National University of Singapore

Department of Industrial Systems Engineering & Management

BEng(ISE) Final Year Project (2007/2008)

Decision Support for the Weapons-Target Assignment Problem under Uncertainty

Kathlyn Low Ying Hui

Abstract

In an age where speed and uncertainty dominate the battlefield environment, the need for faster and even more robust decision tools to ensure the optimal assignment of weapons to targets for achieving effective engagements during a battle, cannot be further emphasized. Absence of such tools is likely to result in undesirable consequences, for example, the suffering of hefty monetary losses by decision makers.

Recent studies on such assignment problem have begun to take into account the stochastic and uncertain behavior of parameters in the problem. In addition, they have also introduced the methodology of using risk measures to manage risks that arose as a result of uncertainty in the distributions of these parameters. However, a major issue exists in that, these studies require readers to have a sound knowledge and thorough understanding of risk measures before they are able to use the formulations provided to solve their problems. Such a requirement has certainly posed much inconvenience and hindrance to military decision makers who lacks the required knowledge.
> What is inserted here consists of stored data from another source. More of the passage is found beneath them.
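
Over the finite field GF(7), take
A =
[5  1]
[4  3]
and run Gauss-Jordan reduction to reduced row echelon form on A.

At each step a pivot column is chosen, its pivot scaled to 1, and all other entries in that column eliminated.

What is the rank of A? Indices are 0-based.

rank = 2

pivot(0,0)=5: scale R0 → (1, 3)
  clear (1,0): R1 −= (4)R0 → (0, 5)
pivot(1,1)=5: scale R1 → (0, 1)
  clear (0,1): R0 −= (3)R1 → (1, 0)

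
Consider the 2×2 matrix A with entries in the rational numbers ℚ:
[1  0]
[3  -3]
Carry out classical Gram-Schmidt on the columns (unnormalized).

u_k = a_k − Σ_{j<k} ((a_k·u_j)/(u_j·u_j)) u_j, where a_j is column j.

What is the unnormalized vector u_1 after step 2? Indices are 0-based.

Step 1: u_0 = a_0 = (1, 3).
Step 2: u_1 = a_1 − (-9/10)·u_0 = (9/10, -3/10).

u_1 = (9/10, -3/10)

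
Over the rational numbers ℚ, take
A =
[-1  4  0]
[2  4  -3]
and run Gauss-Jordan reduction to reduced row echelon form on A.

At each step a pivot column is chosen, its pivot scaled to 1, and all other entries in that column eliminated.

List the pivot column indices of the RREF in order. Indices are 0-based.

[1] R0 /= -1  ⇒  (1, -4, 0)
     R1 -= 2·R0  ⇒  (0, 12, -3)
[2] R1 /= 12  ⇒  (0, 1, -1/4)
     R0 -= -4·R1  ⇒  (1, 0, -1)

pivot columns: 0, 1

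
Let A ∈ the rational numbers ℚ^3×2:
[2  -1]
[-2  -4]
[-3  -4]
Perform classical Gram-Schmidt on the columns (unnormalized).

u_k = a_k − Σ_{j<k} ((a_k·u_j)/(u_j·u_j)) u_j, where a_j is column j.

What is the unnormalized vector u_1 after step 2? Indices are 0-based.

u_1 = (-53/17, -32/17, -14/17)

Step 1: u_0 = a_0 = (2, -2, -3).
Step 2: u_1 = a_1 − (18/17)·u_0 = (-53/17, -32/17, -14/17).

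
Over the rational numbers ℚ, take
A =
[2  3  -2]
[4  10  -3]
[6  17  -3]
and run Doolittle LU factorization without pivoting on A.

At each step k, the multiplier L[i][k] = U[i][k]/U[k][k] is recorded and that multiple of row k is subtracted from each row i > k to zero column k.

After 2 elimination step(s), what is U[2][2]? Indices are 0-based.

U[2][2] = 1

[col 0] pivot 2
  R1 -= 2*R0 → (0, 4, 1)  (L[1][0] := 2)
  R2 -= 3*R0 → (0, 8, 3)  (L[2][0] := 3)
[col 1] pivot 4
  R2 -= 2*R1 → (0, 0, 1)  (L[2][1] := 2)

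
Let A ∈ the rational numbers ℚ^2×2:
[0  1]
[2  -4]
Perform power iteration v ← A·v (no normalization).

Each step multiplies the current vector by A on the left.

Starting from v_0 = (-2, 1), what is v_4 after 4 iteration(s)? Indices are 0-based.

v_0 = (-2, 1).
v_1 = A·v_0 = (1, -8).
v_2 = A·v_1 = (-8, 34).
v_3 = A·v_2 = (34, -152).
v_4 = A·v_3 = (-152, 676).

v_4 = (-152, 676)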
In recognition of this problem, this thesis has proposed a system approach based on a new formulation for the Weapon-Target Assignment problem. Instead of adopting the approach proposed by existing literature, which is to use complex risk measures to manage risks and losses, this new formulation is based on a more easily understood approach the probability approach. It has thus, removed the need for readers to have domain knowledge in the area of risk measures before being able to employ this tool.
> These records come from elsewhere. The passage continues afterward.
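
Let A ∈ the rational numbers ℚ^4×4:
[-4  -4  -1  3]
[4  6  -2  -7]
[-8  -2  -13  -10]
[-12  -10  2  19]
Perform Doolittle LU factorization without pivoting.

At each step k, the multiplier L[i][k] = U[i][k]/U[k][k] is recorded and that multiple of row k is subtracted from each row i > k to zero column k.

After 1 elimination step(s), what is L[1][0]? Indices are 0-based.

L[1][0] = -1

[col 0] pivot -4
  R1 -= -1*R0 → (0, 2, -3, -4)  (L[1][0] := -1)
  R2 -= 2*R0 → (0, 6, -11, -16)  (L[2][0] := 2)
  R3 -= 3*R0 → (0, 2, 5, 10)  (L[3][0] := 3)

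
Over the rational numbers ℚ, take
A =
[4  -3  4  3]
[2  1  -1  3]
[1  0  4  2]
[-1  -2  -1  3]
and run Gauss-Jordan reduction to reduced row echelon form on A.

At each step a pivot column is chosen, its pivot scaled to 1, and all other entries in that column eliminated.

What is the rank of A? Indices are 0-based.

rank = 4

[1] R0 /= 4  ⇒  (1, -3/4, 1, 3/4)
     R1 -= 2·R0  ⇒  (0, 5/2, -3, 3/2)
     R2 -= 1·R0  ⇒  (0, 3/4, 3, 5/4)
     R3 -= -1·R0  ⇒  (0, -11/4, 0, 15/4)
[2] R1 /= 5/2  ⇒  (0, 1, -6/5, 3/5)
     R0 -= -3/4·R1  ⇒  (1, 0, 1/10, 6/5)
     R2 -= 3/4·R1  ⇒  (0, 0, 39/10, 4/5)
     R3 -= -11/4·R1  ⇒  (0, 0, -33/10, 27/5)
[3] R2 /= 39/10  ⇒  (0, 0, 1, 8/39)
     R0 -= 1/10·R2  ⇒  (1, 0, 0, 46/39)
     R1 -= -6/5·R2  ⇒  (0, 1, 0, 11/13)
     R3 -= -33/10·R2  ⇒  (0, 0, 0, 79/13)
[4] R3 /= 79/13  ⇒  (0, 0, 0, 1)
     R0 -= 46/39·R3  ⇒  (1, 0, 0, 0)
     R1 -= 11/13·R3  ⇒  (0, 1, 0, 0)
     R2 -= 8/39·R3  ⇒  (0, 0, 1, 0)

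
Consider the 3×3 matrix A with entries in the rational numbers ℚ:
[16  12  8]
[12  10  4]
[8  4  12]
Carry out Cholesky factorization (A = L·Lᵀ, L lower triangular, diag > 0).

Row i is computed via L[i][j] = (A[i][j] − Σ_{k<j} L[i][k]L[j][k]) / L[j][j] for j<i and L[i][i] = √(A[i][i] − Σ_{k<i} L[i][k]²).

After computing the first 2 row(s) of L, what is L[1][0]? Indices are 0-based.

Step 1: L[0][0] = √(16) = 4.
  L[1][0] = (12) / L[0][0] = 3.
Step 2: L[1][1] = √(1) = 1.

L[1][0] = 3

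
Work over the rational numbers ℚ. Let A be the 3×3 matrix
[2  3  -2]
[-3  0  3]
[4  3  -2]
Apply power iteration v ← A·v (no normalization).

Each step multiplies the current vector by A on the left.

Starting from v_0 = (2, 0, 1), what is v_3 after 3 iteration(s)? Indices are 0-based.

v_0 = (2, 0, 1).
v_1 = A·v_0 = (2, -3, 6).
v_2 = A·v_1 = (-17, 12, -13).
v_3 = A·v_2 = (28, 12, -6).

v_3 = (28, 12, -6)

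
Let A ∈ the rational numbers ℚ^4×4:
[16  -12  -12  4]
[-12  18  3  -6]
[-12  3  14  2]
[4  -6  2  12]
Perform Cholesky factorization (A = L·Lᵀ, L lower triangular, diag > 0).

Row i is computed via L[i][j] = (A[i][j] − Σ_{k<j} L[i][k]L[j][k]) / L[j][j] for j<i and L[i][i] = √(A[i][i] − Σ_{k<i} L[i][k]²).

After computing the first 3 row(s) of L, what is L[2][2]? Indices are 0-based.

Step 1: L[0][0] = √(16) = 4.
  L[1][0] = (-12) / L[0][0] = -3.
Step 2: L[1][1] = √(9) = 3.
  L[2][0] = (-12) / L[0][0] = -3.
  L[2][1] = (-6) / L[1][1] = -2.
Step 3: L[2][2] = √(1) = 1.

L[2][2] = 1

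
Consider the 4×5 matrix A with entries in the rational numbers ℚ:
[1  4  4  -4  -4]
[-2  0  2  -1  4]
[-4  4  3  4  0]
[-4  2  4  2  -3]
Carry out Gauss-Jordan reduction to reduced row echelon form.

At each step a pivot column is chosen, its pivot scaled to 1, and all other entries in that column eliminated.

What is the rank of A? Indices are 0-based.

step 1: normalize row 0 (÷1) = (1, 4, 4, -4, -4)
  row 1: subtract -2×row0 = (0, 8, 10, -9, -4)
  row 2: subtract -4×row0 = (0, 20, 19, -12, -16)
  row 3: subtract -4×row0 = (0, 18, 20, -14, -19)
step 2: normalize row 1 (÷8) = (0, 1, 5/4, -9/8, -1/2)
  row 0: subtract 4×row1 = (1, 0, -1, 1/2, -2)
  row 2: subtract 20×row1 = (0, 0, -6, 21/2, -6)
  row 3: subtract 18×row1 = (0, 0, -5/2, 25/4, -10)
step 3: normalize row 2 (÷-6) = (0, 0, 1, -7/4, 1)
  row 0: subtract -1×row2 = (1, 0, 0, -5/4, -1)
  row 1: subtract 5/4×row2 = (0, 1, 0, 17/16, -7/4)
  row 3: subtract -5/2×row2 = (0, 0, 0, 15/8, -15/2)
step 4: normalize row 3 (÷15/8) = (0, 0, 0, 1, -4)
  row 0: subtract -5/4×row3 = (1, 0, 0, 0, -6)
  row 1: subtract 17/16×row3 = (0, 1, 0, 0, 5/2)
  row 2: subtract -7/4×row3 = (0, 0, 1, 0, -6)

rank = 4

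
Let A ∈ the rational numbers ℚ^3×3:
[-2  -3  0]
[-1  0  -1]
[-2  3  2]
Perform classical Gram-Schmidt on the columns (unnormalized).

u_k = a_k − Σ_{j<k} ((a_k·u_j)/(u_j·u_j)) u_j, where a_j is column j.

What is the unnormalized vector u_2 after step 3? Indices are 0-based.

Step 1: u_0 = a_0 = (-2, -1, -2).
Step 2: u_1 = a_1 − (0)·u_0 = (-3, 0, 3).
Step 3: u_2 = a_2 − (-1/3)·u_0 − (1/3)·u_1 = (1/3, -4/3, 1/3).

u_2 = (1/3, -4/3, 1/3)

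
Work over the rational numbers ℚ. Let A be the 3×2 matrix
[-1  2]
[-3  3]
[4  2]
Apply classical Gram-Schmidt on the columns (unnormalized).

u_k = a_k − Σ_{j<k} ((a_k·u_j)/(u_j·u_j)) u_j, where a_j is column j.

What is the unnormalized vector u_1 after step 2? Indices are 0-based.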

Other areas covered by this thesis includes: (1) the analyses of numerical results obtained from both previous and the newly proposed formulations of the Weapon- Target Assignment problem, (2) suggestions on how improvements can be made to limitations identified in previous formulations, (3) provision of algorithms for generating efficient frontiers, and lastly, (4) presentation of outcomes of sensitivity analysis studies conducted.